BUENOS AIRES, Argentina — On a rainy morning, not far from the upscale shopping strip of Santa Fe Avenue with its abundant window displays and name-brand stores, the blue door of the Works of San Jose opened for the second seating of its daily breakfast.

In the dining room some 80 homeless and working poor, mostly men, had finished their breakfast and, reluctant to venture out into the rain, were milling about in the entry and hallways of the building belonging to the Jesuit Fathers. Eighty more were getting ready to sit down for the second seating.

Though the Argentine government likes to tout a decrease in the poverty level in this resources-rich country, community workers say the opposite is true. The gap between the haves and have-nots are increasing, they say, and while some segments of society enjoy economic wealth, others from the lower and middle classes are finding themselves left out of the government's self-proclaimed prosperity.

In Buenos Aires alone there are at least 20,000 homeless people. Some are homeless due to drug abuse, but more people from interior provinces have come to the nation's capital in search of work, only to find themselves facing unemployment and life in the streets.

"With the economic crisis of the country, people began coming (to Buenos Aires) from the provinces and have become garbage scavengers," said Jesuit Father Salvador Veron, spiritual coordinator for the Works of San Jose. "We are seeing an increase in street people due to a combination of lack of work and also a disintegration of the family due to the influence of drugs and alcohol."

Sometimes, if he is unable to find work, the male breadwinner of a family feels ashamed because he cannot support his family, so he leaves them, he added.

Though the numbers in the government's national poverty index point to less poverty in the streets, those numbers can, and are, manipulated to show any desired reality, the priest said.

He noted that 10 years ago the Jesuits helped run two soup kitchens; now they maintain four throughout the Buenos Aires area.

Begun as a volunteer project by parents of the El Salvador Jesuit School, today the project also includes a hostel at another location and includes some 70 volunteers who help out in the soup kitchen. The project also offers literacy programs and vocational training workshops, including electricity, baking and handicrafts, partially funded by the city of Buenos Aires. The project also includes a used clothes depository and counseling with social workers.

"Whoever rings the bell is welcome," said Araceli Baenninger, a volunteer for 16 years and now general coordinator at the center. "We only ask that when they come to the dining room there be no drugs, alcohol or fighting.

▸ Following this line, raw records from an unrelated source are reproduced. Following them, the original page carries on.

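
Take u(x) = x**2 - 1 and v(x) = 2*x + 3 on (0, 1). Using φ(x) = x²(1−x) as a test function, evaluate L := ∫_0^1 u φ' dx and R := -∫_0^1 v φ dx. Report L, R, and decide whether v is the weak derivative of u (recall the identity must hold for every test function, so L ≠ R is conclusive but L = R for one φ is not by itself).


LHS = -1/10, RHS = -7/20. No, v is not the weak derivative of u.

u(x) = x**2 - 1, classical derivative u'(x) = 2*x.
φ(x) = x²(1−x), so φ'(x) = x*(2 - 3*x).
Note φ(0) = φ(1) = 0, so the boundary term u·φ vanishes.
LHS = ∫_0^1 u(x) φ'(x) dx = ∫_0^1 (-3*x^4 + 2*x^3 + 3*x^2 - 2*x) dx. Term by term:
  ∫_0^1 -3*x^4 dx = -3/5;  ∫_0^1 2*x^3 dx = 1/2;  ∫_0^1 3*x^2 dx = 1;
  ∫_0^1 -2*x dx = -1.
Sum: -3/5 + 1/2 + 1 − 1 = -1/10.
So LHS = -1/10.
∫_0^1 v(x) φ(x) dx = ∫_0^1 (-2*x^4 - x^3 + 3*x^2) dx. Term by term:
  ∫_0^1 -2*x^4 dx = -2/5;  ∫_0^1 -x^3 dx = -1/4;  ∫_0^1 3*x^2 dx = 1.
Sum: -2/5 − 1/4 + 1 = 7/20.
So RHS = -∫_0^1 v(x) φ(x) dx = -7/20.
LHS − RHS = 1/4 ≠ 0, so the identity fails.
(For a valid weak derivative the identity must hold for EVERY test function, in particular this one. The failure shows v is NOT the weak derivative of u.)
Correct weak derivative would be u'(x) = 2*x.


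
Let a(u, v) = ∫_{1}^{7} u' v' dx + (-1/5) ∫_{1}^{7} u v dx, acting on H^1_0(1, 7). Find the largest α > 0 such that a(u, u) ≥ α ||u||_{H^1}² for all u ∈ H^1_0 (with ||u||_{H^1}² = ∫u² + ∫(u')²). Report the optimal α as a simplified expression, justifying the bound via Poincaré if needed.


α = (-36/5 + π^2)/(π^2 + 36)

Coercivity of a(·,·) on H^1_0(1, 7) means a(u, u) ≥ α ||u||_{H^1}² for every u ∈ H^1_0.
The interval has length L = 6, and Poincaré/coercivity depend only on L. Here a(u, u) = ∫(u')² + (-1/5)·∫u².
Here c = -1/5 < 0 with |c| < (π/L)² = π^2/36, so coercivity still holds. The condition a(u,u) ≥ α||u||_{H^1}² reads (1−α)∫(u')² ≥ (α−c)∫u². Any admissible α is ≤ 1 (rapidly oscillating u have ∫u²/∫(u')² → 0), and α = 1 would force 0 ≥ (1−c)∫u², impossible since c < 1; so 1−α > 0. By the sharp Poincaré inequality on H^1_0 of an interval of length L, ∫(u')² ≥ (π/L)²∫u² with equality for the first sine mode sin(π(x−x₀)/L) (x₀ the left endpoint), so the inequality holds for all u iff (1−α)(π/L)² ≥ α − c, i.e. α ≤ ((π/L)² + c)/((π/L)² + 1) = (1 + c(L/π)²)/(1 + (L/π)²). (Direct route, valid since c ≤ 0: Poincaré gives c∫u² ≥ c(L/π)²∫(u')², so a(u,u) ≥ (1 + c(L/π)²)∫(u')², while ||u||_{H^1}² ≤ (1 + (L/π)²)∫(u')²; dividing yields the same α.) With (π/L)² = π^2/36 and c = -1/5, the largest admissible constant is α = ((π/L)² + c)/((π/L)² + 1).
Simplifying, α = (-36/5 + π^2)/(π^2 + 36).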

We ask that this place be different than the streets, the codes here are different. This place needs to be a place of meeting, a family place."

In recent years volunteers have seen a change in the people who come to the center, said Baenninger, and staffers now feed more women and many more young people.

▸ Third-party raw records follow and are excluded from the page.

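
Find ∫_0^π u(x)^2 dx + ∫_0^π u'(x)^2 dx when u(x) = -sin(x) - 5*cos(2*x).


||u||_{H^1(0,π)}^2 = -100/3 + 127*π/2

u'(x) = 10*sin(2*x) - cos(x).
Expand u² and (u')² and integrate term by term on (0, π), using: for integers n ≥ 1, ∫_0^π sin²(nx) dx = ∫_0^π cos²(nx) dx = π/2; for n ≠ n', ∫_0^π sin(nx)sin(n'x) dx = ∫_0^π cos(nx)cos(n'x) dx = 0; and by product-to-sum, ∫_0^π sin(nx)cos(n'x) dx = ½∫_0^π [sin((n+n')x) + sin((n−n')x)] dx, which is 0 when n+n' is even and 2n/(n²−n'²) when n+n' is odd (it need not vanish on (0, π)).
  u² squared terms: (-1)²·∫sin(x)² dx = 1·π/2 = π/2;  (-5)²·∫cos(2x)² dx = 25·π/2 = 25*π/2.
  u² cross terms: 2·(-1)·(-5)·∫sin(x)·cos(2x) dx = 10·(-2/3) = -20/3.
  So ∫_0^π u² dx = π/2 + 25*π/2 − 20/3 = -20/3 + 13*π.
  (u')² squared terms: (-1)²·∫cos(x)² dx = 1·π/2 = π/2;  (10)²·∫sin(2x)² dx = 100·π/2 = 50*π.
  (u')² cross terms: 2·(-1)·(10)·∫cos(x)·sin(2x) dx = -20·(4/3) = -80/3.
  So ∫_0^π (u')² dx = π/2 + 50*π − 80/3 = -80/3 + 101*π/2.
||u||_{H^1}^2 = (-20/3 + 13*π) + (-80/3 + 101*π/2) = -100/3 + 127*π/2.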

"We really see more people in a situation of unemployment, and more youth involved in drugs and alcohol," said Baenninger.

Hernan Della Giustila, 38, came to Buenos Aires two years ago from the province of Entre Rios, hoping to be able to find work. He was only able to find sporadic day work, and though he usually is able to scrape by every month with enough money to rent a small apartment, there is not much left over for his other expenses, such as food, he said. He blames workers who come to Argentina from neighboring countries for driving down the salaries in his job market, because they are willing to do more work for less money than Argentine workers.

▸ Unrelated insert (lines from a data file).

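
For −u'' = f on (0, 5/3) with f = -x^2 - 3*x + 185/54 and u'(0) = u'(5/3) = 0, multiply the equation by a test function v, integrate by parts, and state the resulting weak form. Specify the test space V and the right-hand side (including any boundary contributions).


V = H^1(0, 5/3) (no boundary constraint on v; u is determined up to an additive constant); weak form: ∫_0^5/3 u'v' dx = ∫_0^5/3 (-x^2 - 3*x + 185/54) v dx for all v ∈ V.

Multiply both sides by a test function v and integrate from 0 to 5/3:
  ∫_0^5/3 −u''(x) v(x) dx = ∫_0^5/3 f(x) v(x) dx.
Integrate the LHS by parts once:
  ∫_0^5/3 −u'' v dx = −[u'(x) v(x)]_0^5/3 + ∫_0^5/3 u'(x) v'(x) dx.
Thus ∫_0^5/3 u'(x) v'(x) dx = ∫_0^5/3 f(x) v(x) dx + [u'(x) v(x)]_0^5/3.
Choose V so that boundary terms are either known or forced to vanish.
u has homogeneous Neumann: u'(0) = u'(5/3) = 0. So [u' v]_0^5/3 = 0·v(5/3) − 0·v(0) = 0 for any v; take V = H^1(0, 5/3).
Weak formulation: find u (satisfying any essential BC) such that ∫_0^5/3 u'(x) v'(x) dx = ∫_0^5/3 f v dx for all v ∈ V (homogeneous Neumann, so boundary terms vanish).
Substituting f(x) = -x^2 - 3*x + 185/54, the right-hand side is ∫_0^5/3 (-x^2 - 3*x + 185/54) v dx.
Compatibility check (pure Neumann): taking v ≡ 1 ∈ V gives 0 = ∫_0^5/3 f dx + (0) − (0), i.e. ∫_0^5/3 f dx must equal u'(0) − u'(5/3) = 0. Indeed ∫_0^5/3 (-x^2 - 3*x + 185/54) dx = 0, so the data are compatible. The solution is then unique only up to an additive constant (fix it e.g. by requiring ∫_0^5/3 u dx = 0).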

"I made a decision I thought was right, but instead it turned out badly," he said.

In Argentina, street people do not go hungry, because hotels and chain restaurants leave out their leftovers for them to scavenge. But the Works of San Jose provides them not only with food but a bit of dignity by giving them an opportunity for showers and shaves, noted volunteer Cristina Creydt, 69.

"There is a lot of dignity given to people here. They just don't give them food," she said. "I have received a lot more here than I have given."

For the most part the Works of San Jose has functioned solely through private donations, and each meal depends on what has been donated.

Baenninger recalled how a young woman drug user who used to come to the center returned recently to greet her. After years of being on the street, she had gone through rehabilitation and had finally been able to gain back custody of her two children; she was working as a saleswoman in a shoe shop.

A case like that is one in a million, Baenninger acknowledged, but makes the work of the center worthwhile.